Дворня боярина Троекурова как завалилась с вечера спать, так, видно, и не вставала. А вот инока Феодосия с его мешком на месте не оказалось.

Мирон сделал рукой знак – пошли, мол, за конюшню. Стенька помотал головой – коли все спят, надо полагать, и сторожевые кобели еще не пойманы и не привязаны. Как показать Мирону свирепого кобеля – он не знал. Словом сказать – так, не дай Бог, кто-то из дворни проснется и услышит…

Стенька, стоя на коленях, удержал Мирона за край рясы. Мирон ткнул пальцем на место, где уже не было Феодосия, и Стенька понял – коли не гремит лай, не орет покусанный инок, стало быть, кобели привязаны. Он встал и вслед за Мироном вышел из подклета.

Стоило им сделать два шага к конюшне – раздался-таки песий лай, но где-то в саду. Сперва один кобель звал хозяев, потом к нему другой присоединился. Но человеческих воплей не было, и Стенька с Мироном озадаченно переглянулись.

Наконец и голос до них долетел – сторожа бежали разбираться, что обеспокоило псов. А в подклете заговорили разбуженные Фомка, Онисий и еще какие-то мужики, но не конюхи – те при лошадях спали.

– Эй! Сюда! – этот отчаянный крик пролетел над всей усадьбой. Псы на миг притихли.

Из подклета выскочил Фомка.

– Кто там глотку дерет? – спросил Мирон.

– Дядька Максим!.. – Парнишка покрутил головой, ища, откуда был крик, и тут он повторился. Его подкрепил лай.
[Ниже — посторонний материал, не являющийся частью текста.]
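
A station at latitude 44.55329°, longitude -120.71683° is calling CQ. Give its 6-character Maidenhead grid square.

Offset from 180°W / 90°S: lon 59.2832°, lat 134.5533°.
Field: lon ⌊59.2832/20⌋ = 2 → C; lat ⌊134.5533/10⌋ = 13 → N.
Square: lon ⌊19.2832/2⌋ = 9; lat ⌊4.5533/1⌋ = 4.
Subsquare: lon ⌊1.2832/0.0833333⌋ = 15 → p; lat ⌊0.5533/0.0416667⌋ = 13 → n.

CN94pn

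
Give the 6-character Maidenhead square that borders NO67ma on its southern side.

Latitude subsquare a = 0; −1 → -1, wraps to 23 = x, carry into square.
Latitude square 7; −1 → 6.
The longitude characters are unchanged.

NO66mx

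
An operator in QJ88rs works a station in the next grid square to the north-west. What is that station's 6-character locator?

Longitude subsquare r = 17; −1 → 16 = q.
Latitude subsquare s = 18; +1 → 19 = t.

QJ88qt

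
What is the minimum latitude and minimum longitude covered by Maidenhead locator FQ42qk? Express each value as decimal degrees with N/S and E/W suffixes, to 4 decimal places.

72.4167° N, 70.6667° W

Field F=5, Q=16: +5·20° lon, +16·10° lat → SW at lon -80°, lat 70°.
Square 4, 2: +4·2° lon, +2·1° lat → SW at lon -72°, lat 72°.
Subsquare q=16, k=10: +16·0.0833333° lon, +10·0.0416667° lat → SW at lon -70.6667°, lat 72.4167°.
latitude 72.4167° N, longitude 70.6667° W.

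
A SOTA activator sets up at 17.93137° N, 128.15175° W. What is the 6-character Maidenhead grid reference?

Shift to the Maidenhead origin (180°W, 90°S): lon 51.8483, lat 107.9314.
Field (20°×10°, letters A–R): 51.8483/20 → 2 → C, 107.9314/10 → 10 → K; chars CK.
Square (2°×1°, digits 0–9): 11.8483/2 → 5, 7.9314/1 → 7; chars 57.
Subsquare (5′×2.5′, letters a–x): 1.8483/0.0833333 → 22 → w, 0.9314/0.0416667 → 22 → w; chars ww.

CK57ww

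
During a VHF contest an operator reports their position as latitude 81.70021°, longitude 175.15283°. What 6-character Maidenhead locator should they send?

Shift to the Maidenhead origin (180°W, 90°S): lon 355.1528, lat 171.7002.
Field: lon ⌊355.1528/20⌋ = 17 → R; lat ⌊171.7002/10⌋ = 17 → R.
Square: lon ⌊15.1528/2⌋ = 7; lat ⌊1.7002/1⌋ = 1.
Subsquare: lon ⌊1.1528/0.0833333⌋ = 13 → n; lat ⌊0.7002/0.0416667⌋ = 16 → q.

RR71nq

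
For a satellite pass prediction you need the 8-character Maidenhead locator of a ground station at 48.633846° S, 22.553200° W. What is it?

Add 180° to longitude and 90° to latitude: 157.44680, 41.36615.
Field (20°×10°, letters A–R): 157.44680/20 → 7 → H, 41.36615/10 → 4 → E; chars HE.
Square (2°×1°, digits 0–9): 17.44680/2 → 8, 1.36615/1 → 1; chars 81.
Subsquare (5′×2.5′, letters a–x): 1.44680/0.0833333 → 17 → r, 0.36615/0.0416667 → 8 → i; chars ri.
Extended square (30″×15″, digits 0–9): 0.03013/0.00833333 → 3, 0.03282/0.00416667 → 7; chars 37.

HE81ri37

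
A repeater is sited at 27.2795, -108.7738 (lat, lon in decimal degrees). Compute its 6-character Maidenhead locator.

DL57og

Offset from 180°W / 90°S: lon 71.2262°, lat 117.2795°.
Field: 71.2262/20 → 3 → D, 117.2795/10 → 11 → L; chars DL.
Square: 11.2262/2 → 5, 7.2795/1 → 7; chars 57.
Subsquare: 1.2262/0.0833333 → 14 → o, 0.2795/0.0416667 → 6 → g; chars og.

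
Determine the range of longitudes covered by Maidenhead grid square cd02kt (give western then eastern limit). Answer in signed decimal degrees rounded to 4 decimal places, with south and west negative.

-139.1667, -139.0833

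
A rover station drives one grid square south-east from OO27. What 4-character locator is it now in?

OO36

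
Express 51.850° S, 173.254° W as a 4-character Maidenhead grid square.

AD38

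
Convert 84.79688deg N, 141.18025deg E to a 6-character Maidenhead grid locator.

QR04ot

Add 180° to longitude and 90° to latitude: 321.1803, 174.7969.
Field: 321.1803/20 → 16 → Q, 174.7969/10 → 17 → R; chars QR.
Square: 1.1803/2 → 0, 4.7969/1 → 4; chars 04.
Subsquare: 1.1803/0.0833333 → 14 → o, 0.7969/0.0416667 → 19 → t; chars ot.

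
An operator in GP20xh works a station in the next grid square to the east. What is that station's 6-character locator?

Longitude subsquare x = 23; +1 → 24, wraps to 0 = a, carry into square.
Longitude square 2; +1 → 3.
The latitude characters are unchanged.

GP30ah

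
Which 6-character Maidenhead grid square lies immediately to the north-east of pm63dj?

PM63ek

Longitude subsquare d = 3; +1 → 4 = e.
Latitude subsquare j = 9; +1 → 10 = k.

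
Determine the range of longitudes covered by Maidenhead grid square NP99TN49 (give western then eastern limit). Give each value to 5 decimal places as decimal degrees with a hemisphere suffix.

99.61667° E, 99.62500° E

Field N=13, P=15: +13·20° lon, +15·10° lat → SW at lon 80°, lat 60°.
Square 9, 9: +9·2° lon, +9·1° lat → SW at lon 98°, lat 69°.
Subsquare t=19, n=13: +19·0.0833333° lon, +13·0.0416667° lat → SW at lon 99.5833°, lat 69.5417°.
Extended square 4, 9: +4·0.00833333° lon, +9·0.00416667° lat → SW at lon 99.6167°, lat 69.5792°.
Cell spans 0.00833333° lon × 0.00416667° lat.
west 99.61667° E, east 99.62500° E.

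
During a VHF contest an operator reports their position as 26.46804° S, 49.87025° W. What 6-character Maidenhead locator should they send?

Offset from 180°W / 90°S: lon 130.1298°, lat 63.5320°.
Field: 130.1298/20 → 6 → G, 63.5320/10 → 6 → G; chars GG.
Square: 10.1298/2 → 5, 3.5320/1 → 3; chars 53.
Subsquare: 0.1298/0.0833333 → 1 → b, 0.5320/0.0416667 → 12 → m; chars bm.

GG53bm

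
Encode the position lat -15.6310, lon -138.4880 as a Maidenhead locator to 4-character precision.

CH04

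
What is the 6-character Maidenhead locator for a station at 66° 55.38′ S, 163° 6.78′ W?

AC83kb

Add 180° to longitude and 90° to latitude: 16.8870, 23.0770.
Field: 16.8870/20 → 0 → A, 23.0770/10 → 2 → C; chars AC.
Square: 16.8870/2 → 8, 3.0770/1 → 3; chars 83.
Subsquare: 0.8870/0.0833333 → 10 → k, 0.0770/0.0416667 → 1 → b; chars kb.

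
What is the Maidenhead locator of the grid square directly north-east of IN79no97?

IN79oo08

Longitude extended square 9; +1 → 10, wraps to 0, carry into subsquare.
Longitude subsquare n = 13; +1 → 14 = o.
Latitude extended square 7; +1 → 8.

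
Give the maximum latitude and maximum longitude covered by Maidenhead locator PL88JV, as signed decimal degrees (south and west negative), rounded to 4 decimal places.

28.9167, 136.8333

Field P=15, L=11: +15·20° lon, +11·10° lat → SW at lon 120°, lat 20°.
Square 8, 8: +8·2° lon, +8·1° lat → SW at lon 136°, lat 28°.
Subsquare j=9, v=21: +9·0.0833333° lon, +21·0.0416667° lat → SW at lon 136.75°, lat 28.875°.
Cell spans 0.0833333° lon × 0.0416667° lat. NE corner is SW corner plus one full cell.
latitude 28.9167, longitude 136.8333.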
– Что ж он в саду-то делает? – спросил удивленный Фомка. – Чего он там позабыл?

И побежал на голос.

Стенька схватил Мирона за руку и затащил за угол. Он это сделал вовремя – дворня, ругаясь спросонок, посыпала из подклета, лба не перекрестив. И вроде бы там никого не осталось…

– Что у них стряслось? – спросил Стенька, отменив свое убожество. – Кого там псы поймали?

– Пойдем-ка да поглядим, – предложил Мирон.

Боярские хоромы были невелики – то ли на шести, то ли на семи срубах высились терема, одно крытое крыльцо было главным – широкое, с пологой лестницей, за углом было другое, сзади наверняка имелось и третье – крылечко для боярышень с подружками, откуда спускаться в крошечный сад. Вот туда и понесся весь народ.

Стенька с Мироном были осторожны, шли тихо, выглянули из-за угла с бережением. Увидели саженей за пять от девичьего крыльца одни лишь отставленные зады – мужики все как один над чем-то нагнулись и невнятно галдели. Вдруг раздалось отчаянное:

– Да за боярином же бегите!..

Рванулись сразу двое, понеслись в обход, а тут и на крылечке появились разбуженные переполохом бабы в распашницах, кое-как накинутых поверх рубах. В одной подпоясанной рубахе – только по горнице без посторонних ходить, потому что стыдная это одежда, тело чересчур облегает, все напоказ. А на люди – хоть в какой распашнице, накинутой поверх рубахи. Это даже спросонья свято соблюдали.

– Илюшеньку? – неуверенно повторил Стенька имя, что с трудом удалось разобрать в общем гомоне.

– Неужто сыскался? – с преждевременной радостью спросил Мирон.

И через миг все стало ясно – завопили на крыльце бабы, а мужики выпрямились и из толпы появился один – сторож Максимка. Он держал на руках младенца – и нес его так, как несут неживого.

Младенец и точно был простоволос, в одной рубашечке, запрокинутая его головка в светлых кудряшках и босые ножки казались особенно жалкими.

Навстречу сторожу выбежал мужчина, при взгляде на которого Стенька ахнул и перекрестился. Ему показалось, что на боярский двор нечистая сила принесла конюха Аргамачьих конюшен Богдана Желвака, воспоминания о котором были такого рода, что Стенька затолкал их в самые дальние закоулки памяти.